The focus on social justice comes at a time when Gallup reports 44 percent of Americans have a “great deal” of confidence in organized religion. That’s the lowest figure since the polling company started tracking the question in the early 1970s.
As a 20-something youth minister, Nathan McBroom from the Central Church of Christ in Topeka, Kan., said he has become “wrapped up” in the idea of social justice.
He even taught his students using a curriculum put out by the International Justice Mission, a human rights organization that rescues victims of violence, sexual exploitation and slavery.
“We actually learned a lot about oppression, God’s hatred of oppression, God’s love for justice and his desire to set the captives free and all that,” McBroom said.
But the Kansan said McKnight’s message was like “a slap upside the face,” telling him to wake up and remember the centrality of the church.
“He’s totally right. (Mahatma) Gandhi didn’t do anything in kingdom business,” McBroom said, referring to a point made by the speaker.
A Hindu, Gandhi led India to independence and inspired movements for non-violence, civil rights and freedom around the world.
“Sure, Gandhi made some good changes in this world, and God was happy to see his creation find peace in certain places,” the Topeka youth minister said. “But the kingdom is all about the lordship of Jesus Christ, and I think I really needed to be reminded of that.”
LIFE OF THE CHURCH
David Chenault, family life minister for the South Main Church of Christ in Henderson, Tenn., also said he appreciated McKnight’s perspective.
“It did strike me that the only thing we have to offer is Jesus,” Chenault said. “We may be able to build houses and provide resources and feed the hungry and shelter the homeless, but our primary job is to introduce the lost to Jesus.”
But to James William McCarty III, McKnight’s message seemed better suited for mainline Protestants than members of Churches of Christ.
“I hear what he’s saying but think he’s speaking to the wrong audience,” said McCarty, a Pepperdine University graduate who previously served as a minister and managed a homeless shelter in the Los Angeles area.

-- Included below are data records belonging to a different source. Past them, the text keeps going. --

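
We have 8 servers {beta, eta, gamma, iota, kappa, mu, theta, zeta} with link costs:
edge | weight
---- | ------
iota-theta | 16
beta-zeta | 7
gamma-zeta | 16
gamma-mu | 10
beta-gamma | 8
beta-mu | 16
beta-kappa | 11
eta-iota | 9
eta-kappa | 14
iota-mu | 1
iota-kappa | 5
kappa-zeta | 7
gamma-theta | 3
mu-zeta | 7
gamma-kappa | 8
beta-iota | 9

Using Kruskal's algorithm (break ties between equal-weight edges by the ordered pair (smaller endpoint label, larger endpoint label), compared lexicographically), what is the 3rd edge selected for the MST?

Sort edges by weight, then run Kruskal:
iota-mu (1): add — endpoints in different components.
gamma-theta (3): add — endpoints in different components.
iota-kappa (5): add — endpoints in different components.
beta-zeta (7): add — endpoints in different components.
kappa-zeta (7): add — endpoints in different components.
mu-zeta (7): skip — zeta and mu already connected.
beta-gamma (8): add — endpoints in different components.
gamma-kappa (8): skip — gamma and kappa already connected.
beta-iota (9): skip — iota and beta already connected.
eta-iota (9): add — endpoints in different components.
The 3rd edge added is iota-kappa.

iota-kappa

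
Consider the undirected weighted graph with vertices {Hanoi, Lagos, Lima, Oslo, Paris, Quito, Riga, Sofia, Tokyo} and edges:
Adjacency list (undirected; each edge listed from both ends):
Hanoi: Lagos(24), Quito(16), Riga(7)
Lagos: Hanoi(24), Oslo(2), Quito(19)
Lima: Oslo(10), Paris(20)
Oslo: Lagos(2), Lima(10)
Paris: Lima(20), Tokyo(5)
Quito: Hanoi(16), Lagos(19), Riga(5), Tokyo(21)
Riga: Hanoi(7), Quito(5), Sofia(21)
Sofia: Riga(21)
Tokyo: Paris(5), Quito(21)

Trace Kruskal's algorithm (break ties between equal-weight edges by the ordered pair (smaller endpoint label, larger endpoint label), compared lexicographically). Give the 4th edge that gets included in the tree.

Kruskal: consider edges lightest-first.
Lagos Oslo (2): add — endpoints in different components.
Paris Tokyo (5): add — endpoints in different components.
Quito Riga (5): add — endpoints in different components.
Hanoi Riga (7): add — endpoints in different components.
Lima Oslo (10): add — endpoints in different components.
Hanoi Quito (16): skip — Quito and Hanoi already connected.
Lagos Quito (19): add — endpoints in different components.
Lima Paris (20): add — endpoints in different components.
Quito Tokyo (21): skip — Tokyo and Quito already connected.
Riga Sofia (21): add — endpoints in different components.
The 4th edge added is Hanoi Riga.

Hanoi-Riga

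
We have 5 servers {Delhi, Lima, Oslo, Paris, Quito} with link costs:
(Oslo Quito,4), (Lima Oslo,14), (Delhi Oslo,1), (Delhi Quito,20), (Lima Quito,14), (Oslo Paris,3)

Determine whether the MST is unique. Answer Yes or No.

Sort edges by weight, then run Kruskal:
Delhi Oslo (1): add. Components now {Delhi,Oslo} {Lima} {Paris} {Quito}
Oslo Paris (3): add. Components now {Delhi,Oslo,Paris} {Lima} {Quito}
Oslo Quito (4): add. Components now {Delhi,Oslo,Paris,Quito} {Lima}
Lima Oslo (14): add. Components now {Delhi,Lima,Oslo,Paris,Quito}
Non-tree edge Lima Quito has weight 14, equal to the heaviest edge on its tree cycle — swapping gives another MST of the same weight. Not unique.

No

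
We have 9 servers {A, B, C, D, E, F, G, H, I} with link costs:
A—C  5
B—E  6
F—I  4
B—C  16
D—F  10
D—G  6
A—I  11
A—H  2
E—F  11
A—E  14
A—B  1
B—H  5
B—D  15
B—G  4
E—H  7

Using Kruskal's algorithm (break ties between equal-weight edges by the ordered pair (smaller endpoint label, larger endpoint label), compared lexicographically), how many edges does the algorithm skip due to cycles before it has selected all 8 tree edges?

Kruskal's algorithm — process edges by increasing weight (ties by edge label):
A—B (1): add — endpoints in different components.
A—H (2): add — endpoints in different components.
B—G (4): add — endpoints in different components.
F—I (4): add — endpoints in different components.
A—C (5): add — endpoints in different components.
B—H (5): skip — B and H already connected.
B—E (6): add — endpoints in different components.
D—G (6): add — endpoints in different components.
E—H (7): skip — E and H already connected.
D—F (10): add — endpoints in different components.
Edges rejected before the tree was complete: 2.

2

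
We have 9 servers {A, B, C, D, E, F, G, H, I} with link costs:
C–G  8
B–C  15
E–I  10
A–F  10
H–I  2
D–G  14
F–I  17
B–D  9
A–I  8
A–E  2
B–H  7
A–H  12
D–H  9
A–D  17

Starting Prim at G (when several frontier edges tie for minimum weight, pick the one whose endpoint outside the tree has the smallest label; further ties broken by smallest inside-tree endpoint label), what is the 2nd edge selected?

Prim, starting at G.
Step 1: frontier [C–G 8, D–G 14] → take C–G (8); add C.
Step 2: frontier [B–C 15, D–G 14] → take D–G (14); add D.
Step 3: frontier [B–C 15, B–D 9, D–H 9, A–D 17] → take B–D (9); add B.
Step 4: frontier [B–H 7, D–H 9, A–D 17] → take B–H (7); add H.
Step 5: frontier [A–D 17, H–I 2, A–H 12] → take H–I (2); add I.
Step 6: frontier [A–D 17, A–H 12, A–I 8, E–I 10, F–I 17] → take A–I (8); add A.
Step 7: frontier [A–E 2, A–F 10, E–I 10, F–I 17] → take A–E (2); add E.
Step 8: frontier [A–F 10, F–I 17] → take A–F (10); add F.
The 2nd edge added is D–G.

D-G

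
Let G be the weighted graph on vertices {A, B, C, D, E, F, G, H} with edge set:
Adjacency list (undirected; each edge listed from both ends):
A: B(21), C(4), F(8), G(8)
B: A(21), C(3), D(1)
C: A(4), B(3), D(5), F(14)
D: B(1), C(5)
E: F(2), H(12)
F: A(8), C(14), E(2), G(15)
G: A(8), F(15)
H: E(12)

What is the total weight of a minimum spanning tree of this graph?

38

Prim's algorithm from B:
Step 1: frontier [B—D 1, B—C 3, A—B 21] → take B—D (1); add D.
Step 2: frontier [B—C 3, A—B 21, C—D 5] → take B—C (3); add C.
Step 3: frontier [A—B 21, A—C 4, C—F 14] → take A—C (4); add A.
Step 4: frontier [A—F 8, A—G 8, C—F 14] → take A—F (8); add F.
Step 5: frontier [A—G 8, E—F 2, F—G 15] → take E—F (2); add E.
Step 6: frontier [A—G 8, E—H 12, F—G 15] → take A—G (8); add G.
Step 7: frontier [E—H 12] → take E—H (12); add H.
MST edges: B—D, B—C, A—C, A—F, E—F, A—G, E—H; total weight 1+3+4+8+2+8+12 = 38.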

Now a doctoral candidate at Emory University in Atlanta, McCarty is completing a dissertation on the ethics of political reconciliation and transitional justice. He’s a member of the Federal Way Church of Christ in Washington state.
Historically, McCarty said, Churches of Christ have suffered from a lack of “deep commitments to those aspects of the faith that go beyond what is done in Sunday worship.”
“Even our most social justice-oriented ministries tend to remain deeply tied to the life of the local church or churches,” he said, citing as an example Made in the Streets, which serves homeless children in Nairobi, Kenya.
Made in the Streets attracts college-age volunteers from across the U.S., he said. These students see it as “a way to serve the kingdom through a justice ministry.”
“However, life at MITS revolves around the life of the Kamulu Church of Christ as much as it does the ministry center in the Eastleigh slum,” McCarty said.
This past summer, teens from the Highland Church of Christ in Abilene traveled to Chicago and worked with the homeless.
Besides feeding poor people, the students “stepped way outside of their comfort zones” and struck up conversations with those helped, said Sarah Campbell, the church’s director of student ministries.
“A lot of times, our actions carry more weight than our words,” Campbell said. “Through our actions and through our relationships with people, then Christ can be shared. Helping our students realize they can start relationships and then share their faith from those relationships — even relationships with people that are not like them — is a really powerful thing.”
In Campbell’s view, McKnight’s keynote address underscored the need to keep Jesus at the center of such undertakings.
But she does not see social justice and kingdom work as an “either/or” proposition.
“I would just say it’s something that needs to be a ‘both/and’ thing, where we’re conscious of it and know that the pendulum could swing too far,” she said. “Social justice is important, but Christ needs to be at the center of it.”